As technology advances in leaps and bounds today, much attention is paid by companies, especially IT organizations to safeguard security. In spite of the advancement, security continues to be a vulnerable area in most organizations. This paper throws light on the important aspects of in-house controls, testing security controls, identifying penetration points, assessing security and the attributes of an effective security control.
Interest in in-house control has been highlighted by publicized penetrations of security and the increased importance of information systems and the data contained by those systems. The passage of the Sarbanes-Oxley Act in particular, highlighted interest in in-house control. The Sarbanes-Oxley Act, sometimes referred to as SOX, was passed in response to the numerous accounting scandals such as Enron and WorldCom. While much of the act relates to financial controls, there is a major section relating to in-house controls. Because misleading attestation statements is a criminal offense, top corporate executives take in-house control as a very important topic. Many of those controls are incorporated into information systems, and thus the need for testing those controls.
The following four key terms are used extensively in in-house control and security:
O Risk – The probability that an undesirable event will occur.
O Exposure – The amount of loss that would occur if an undesirable event occurred.
O Threat – A specific event that might cause an undesirable event to occur.
O Control – Anything that will reduce the impact of risk.
Let’s look at an example of these terms using a homeowner’s insurance policy. To that policy we will look at one risk, which is the risk of fire. The exposure associated with a risk of fire would be the value of your home. A threat that might cause that risk to turn into a loss might be an improper electrical connection or children playing with matches. Controls that would minimize the loss associated with risk would include such things as fire extinguishers, sprinkler systems, fire alarms and fire sprinklers. In looking at the same situation in IT, we might look at the risk of someone penetrating a banking system and improperly transferring funds to the perpetrators personal account. The risk obviously is the loss of funds in the case of a breach. The risk is also the loss of credibility and reputation with the customers if the bank fails to detect the attack and reports the attack as unauthorized. The risk is worst if the attackers manage to penetrate the banking system remotely.
Testing Security Controls
Security is too important to organizations for testing them to be ignored. The following tasks can add value to the security control testing:
1. Understand the points of risk.
2. Minimize the points of risk.
3. Assess the security awareness training program.
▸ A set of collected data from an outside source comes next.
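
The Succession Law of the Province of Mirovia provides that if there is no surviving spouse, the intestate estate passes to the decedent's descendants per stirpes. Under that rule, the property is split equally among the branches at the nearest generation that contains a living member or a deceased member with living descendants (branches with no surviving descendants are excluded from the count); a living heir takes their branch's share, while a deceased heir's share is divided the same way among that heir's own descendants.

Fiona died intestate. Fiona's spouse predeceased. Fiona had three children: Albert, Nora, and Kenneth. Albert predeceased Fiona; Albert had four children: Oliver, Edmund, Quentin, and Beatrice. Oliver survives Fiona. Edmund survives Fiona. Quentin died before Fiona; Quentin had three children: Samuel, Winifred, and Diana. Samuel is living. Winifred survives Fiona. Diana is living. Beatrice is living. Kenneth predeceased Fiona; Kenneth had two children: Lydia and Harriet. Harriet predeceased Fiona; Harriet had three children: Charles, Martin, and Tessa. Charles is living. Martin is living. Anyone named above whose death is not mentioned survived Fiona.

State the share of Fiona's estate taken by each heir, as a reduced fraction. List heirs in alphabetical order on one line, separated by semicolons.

There is no surviving spouse, so the entire estate passes to Fiona's descendants per stirpes.
The estate is divided into 3 equal shares of 1/3 among Albert, Nora, Kenneth.
Albert predeceased; the 1/3 allotted to Albert's branch passes to Albert's issue by representation.
The 1/3 is divided into 4 equal shares of 1/12 among Oliver, Edmund, Quentin, Beatrice.
Oliver is living and takes 1/12.
Edmund is living and takes 1/12.
Quentin predeceased; the 1/12 allotted to Quentin's branch passes to Quentin's issue by representation.
The 1/12 is divided into 3 equal shares of 1/36 among Samuel, Winifred, Diana.
Samuel is living and takes 1/36.
Winifred is living and takes 1/36.
Diana is living and takes 1/36.
Beatrice is living and takes 1/12.
Nora is living and takes 1/3.
Kenneth predeceased; the 1/3 allotted to Kenneth's branch passes to Kenneth's issue by representation.
The 1/3 is divided into 2 equal shares of 1/6 among Lydia, Harriet.
Lydia is living and takes 1/6.
Harriet predeceased; the 1/6 allotted to Harriet's branch passes to Harriet's issue by representation.
The 1/6 is divided into 3 equal shares of 1/18 among Charles, Martin, Tessa.
Charles is living and takes 1/18.
Martin is living and takes 1/18.
Tessa is living and takes 1/18.

Beatrice 1/12; Charles 1/18; Diana 1/36; Edmund 1/12; Lydia 1/6; Martin 1/18; Nora 1/3; Oliver 1/12; Samuel 1/36; Tessa 1/18; Winifred 1/36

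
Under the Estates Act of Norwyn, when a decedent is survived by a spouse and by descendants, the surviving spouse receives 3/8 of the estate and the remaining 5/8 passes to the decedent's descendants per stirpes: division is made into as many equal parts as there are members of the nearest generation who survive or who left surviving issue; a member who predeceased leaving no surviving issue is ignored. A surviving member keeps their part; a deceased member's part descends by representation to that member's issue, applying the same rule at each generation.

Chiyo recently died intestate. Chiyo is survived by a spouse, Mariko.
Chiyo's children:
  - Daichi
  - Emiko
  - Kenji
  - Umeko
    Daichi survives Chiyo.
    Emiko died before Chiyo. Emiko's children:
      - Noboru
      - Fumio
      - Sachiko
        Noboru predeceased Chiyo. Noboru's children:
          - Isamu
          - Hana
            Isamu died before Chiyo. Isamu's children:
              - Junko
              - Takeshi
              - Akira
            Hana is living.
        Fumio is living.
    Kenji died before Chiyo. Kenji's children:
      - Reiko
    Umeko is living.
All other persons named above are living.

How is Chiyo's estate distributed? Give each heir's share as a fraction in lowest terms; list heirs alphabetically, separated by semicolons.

Mariko, as surviving spouse, takes 3/8.
The remaining 5/8 passes to Chiyo's descendants per stirpes.
The 5/8 is divided into 4 equal shares of 5/32 among Daichi, Emiko, Kenji, Umeko.
Daichi is living and takes 5/32.
Emiko predeceased; the 5/32 allotted to Emiko's branch passes to Emiko's issue by representation.
The 5/32 is divided into 3 equal shares of 5/96 among Noboru, Fumio, Sachiko.
Noboru predeceased; the 5/96 allotted to Noboru's branch passes to Noboru's issue by representation.
The 5/96 is divided into 2 equal shares of 5/192 among Isamu, Hana.
Isamu predeceased; the 5/192 allotted to Isamu's branch passes to Isamu's issue by representation.
The 5/192 is divided into 3 equal shares of 5/576 among Junko, Takeshi, Akira.
Junko is living and takes 5/576.
Takeshi is living and takes 5/576.
Akira is living and takes 5/576.
Hana is living and takes 5/192.
Fumio is living and takes 5/96.
Sachiko is living and takes 5/96.
Kenji predeceased; the 5/32 allotted to Kenji's branch passes to Kenji's issue by representation.
Reiko is the sole taker at this level and receives the full 5/32.
Umeko is living and takes 5/32.

Akira 5/576; Daichi 5/32; Fumio 5/96; Hana 5/192; Junko 5/576; Mariko 3/8; Reiko 5/32; Sachiko 5/96; Takeshi 5/576; Umeko 5/32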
4. Understand the reporting requirements and deal with reporting deviation from policy.
5. Create an effective risk-based policy and training program.
6. Train employees
For example, as employees come to understand their new roles and responsibilities, they may be reluctant to perform some tasks or may question how closely management knows about their activities. However, if the new employees are adequately trained, they will be capable of carrying out the tasks needed by the organization and the best thing is, the employees will benefit from the education and training that is provided by the IT security testers.
Divergence – Between Risk and Assurance
The risks, when managed, can appear infinite. For example, if a bank is hacked and the attacker manages to get beyond the firewall, the attack may impact the assets and the reputation of the organization. On the other hand, if the bank uses an outdated firewall software, the assets may be exposed to the threat and the vulnerability. So, it is important to have a trend line to monitor the evolution of the controls and the threat.
Monitor the evolution of the controls and threat using the following techniques:
O Policies, Objectives and Accountabilityciples – formulate policies that define the riskomaly and lay out the expectations from the organization.
O Constraints – Define the limits of liability and policy with regards to risk.
O Divergence – Monitor the amount of risk associated with different acts or policies and schedule the risk for different intervals.
O Testing and Validation – Participate in testing activities and obtain reports to validate the efficiency of the risk management process.
O Reporting – Reporting is a vital part of the risk management process and must be documented to provide evidence to demonstrate that the risk management process is effective.
O Vendor Provisions – Make sure that the vendor is providing the services in a commercially reasonable way.
O Business Segregated Sensors (BSS) – Use remote sensors to assist the human operator in monitoring the building and assess the security levels.